Nikon and Canon on their higher end cameras offer a dark frame, both will allow you to turn it off. When you stack, it's imperative to turn it off as the resulting dark frame will create a gap. Gaps can be closed in software, but it's an added step that sometimes has trouble depending on the camera lens combination.
It's always been my understanding that the dark frame is more to reduce "stuck Pixels" rather than traditional noise. Stuck pixels will increase over time of exposure and can ruin a frame. Some cameras will show them red, blue other pure white. Either way, they have to be removed before you can run a stacking solution or just from a single long shot. Your DSLR's are all CMOS and thus tend to be a bit less noisy on longer exposures. You still have to watch for heat (both in camera from longer run times and ambient outdoor temps and humidity).
When shooting Canon or Nikon I really don't notice any noise difference with Long Exposure noise reduction turned on. On a short stack say 2 min to 4 min, I will start to see a few stuck pixels over the course of a nights shoot, but nowhere near as many as when I do a single long exposure. It's very easy to test this by taking two single long exposures, say 20 minutes, one with Dark Frame on, one without. The image without LEN on will more than likely will show considerable stuck pixels, the other should be clean. In the old days, before this was available, you always had to shoot one shot with the lens cap on of the same length of exposure then reduce the stuck pixels manually. Never worked as well for me. Also the longer a camera runs, 1 hour, 2 hours, etc. the more stuck pixels tend to show up and most times they are not in the same place each time, thus the need for the internal software (in camera) to remove them.
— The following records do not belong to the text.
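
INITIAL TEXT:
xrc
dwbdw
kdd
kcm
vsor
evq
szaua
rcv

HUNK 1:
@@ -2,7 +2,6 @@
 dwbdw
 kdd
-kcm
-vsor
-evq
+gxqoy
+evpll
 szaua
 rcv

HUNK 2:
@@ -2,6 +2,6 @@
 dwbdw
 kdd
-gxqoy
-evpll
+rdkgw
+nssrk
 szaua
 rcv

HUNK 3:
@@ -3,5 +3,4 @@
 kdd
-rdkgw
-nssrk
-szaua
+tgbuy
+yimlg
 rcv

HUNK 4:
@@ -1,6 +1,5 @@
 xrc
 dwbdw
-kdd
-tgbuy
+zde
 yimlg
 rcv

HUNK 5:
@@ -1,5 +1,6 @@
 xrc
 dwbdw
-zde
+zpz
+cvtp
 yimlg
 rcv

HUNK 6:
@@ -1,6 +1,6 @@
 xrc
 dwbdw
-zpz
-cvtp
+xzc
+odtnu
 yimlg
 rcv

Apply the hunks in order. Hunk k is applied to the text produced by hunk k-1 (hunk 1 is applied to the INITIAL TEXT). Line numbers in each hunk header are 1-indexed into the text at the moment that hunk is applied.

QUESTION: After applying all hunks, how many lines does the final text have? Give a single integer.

Answer: 6

Derivation:
Hunk 1: at line 2 remove [kcm,vsor,evq] add [gxqoy,evpll] -> 7 lines: xrc dwbdw kdd gxqoy evpll szaua rcv
Hunk 2: at line 2 remove [gxqoy,evpll] add [rdkgw,nssrk] -> 7 lines: xrc dwbdw kdd rdkgw nssrk szaua rcv
Hunk 3: at line 3 remove [rdkgw,nssrk,szaua] add [tgbuy,yimlg] -> 6 lines: xrc dwbdw kdd tgbuy yimlg rcv
Hunk 4: at line 1 remove [kdd,tgbuy] add [zde] -> 5 lines: xrc dwbdw zde yimlg rcv
Hunk 5: at line 1 remove [zde] add [zpz,cvtp] -> 6 lines: xrc dwbdw zpz cvtp yimlg rcv
Hunk 6: at line 1 remove [zpz,cvtp] add [xzc,odtnu] -> 6 lines: xrc dwbdw xzc odtnu yimlg rcv
Final line count: 6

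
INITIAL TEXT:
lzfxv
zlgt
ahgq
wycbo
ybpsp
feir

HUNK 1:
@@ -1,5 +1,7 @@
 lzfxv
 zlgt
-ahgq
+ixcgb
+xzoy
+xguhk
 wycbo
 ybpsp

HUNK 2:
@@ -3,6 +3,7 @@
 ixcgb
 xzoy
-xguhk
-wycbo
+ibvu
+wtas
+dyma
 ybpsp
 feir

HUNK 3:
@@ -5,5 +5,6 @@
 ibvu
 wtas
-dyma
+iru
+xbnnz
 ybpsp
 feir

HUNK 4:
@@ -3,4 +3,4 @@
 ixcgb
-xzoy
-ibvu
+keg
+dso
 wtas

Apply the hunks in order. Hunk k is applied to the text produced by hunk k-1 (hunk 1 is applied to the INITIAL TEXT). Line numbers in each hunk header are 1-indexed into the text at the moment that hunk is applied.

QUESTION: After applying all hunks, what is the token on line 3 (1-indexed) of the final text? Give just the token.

Hunk 1: at line 1 remove [ahgq] add [ixcgb,xzoy,xguhk] -> 8 lines: lzfxv zlgt ixcgb xzoy xguhk wycbo ybpsp feir
Hunk 2: at line 3 remove [xguhk,wycbo] add [ibvu,wtas,dyma] -> 9 lines: lzfxv zlgt ixcgb xzoy ibvu wtas dyma ybpsp feir
Hunk 3: at line 5 remove [dyma] add [iru,xbnnz] -> 10 lines: lzfxv zlgt ixcgb xzoy ibvu wtas iru xbnnz ybpsp feir
Hunk 4: at line 3 remove [xzoy,ibvu] add [keg,dso] -> 10 lines: lzfxv zlgt ixcgb keg dso wtas iru xbnnz ybpsp feir
Final line 3: ixcgb

Answer: ixcgb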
Since the 5D MKII, Canon has allowed you to run the long noise in the background i.e. buffer. So you could take usually 3 30 to 40 min long exposures before the buffer locked you out. Nikon works just like Phase One (except you can't turn phase off), shoot 1 frame and you are locked out of the camera until the dark frame is written. Before I shot all stacks I preferred Canon over Nikon for this simple reason, i.e. you could get a lot more done in one night before the camera buffered out.
Some of the raw converters can remove some of the stuck pixels, like LR, but I have only found this to work if the image capture is raw. With a jpg, then they are truly stuck. Since most people seem to still shoot jpgs I think this one of the reasons the large camera companies added this feature.
Phase one, with at least the P45+ seemed to do a bit more than just remove the stuck pixels and the dark frame that camera ran IMO was more critical to the end result. Doug or others closer to design by Phase would know more about this. This is CCD and the Dark frame may be more critical to the end result.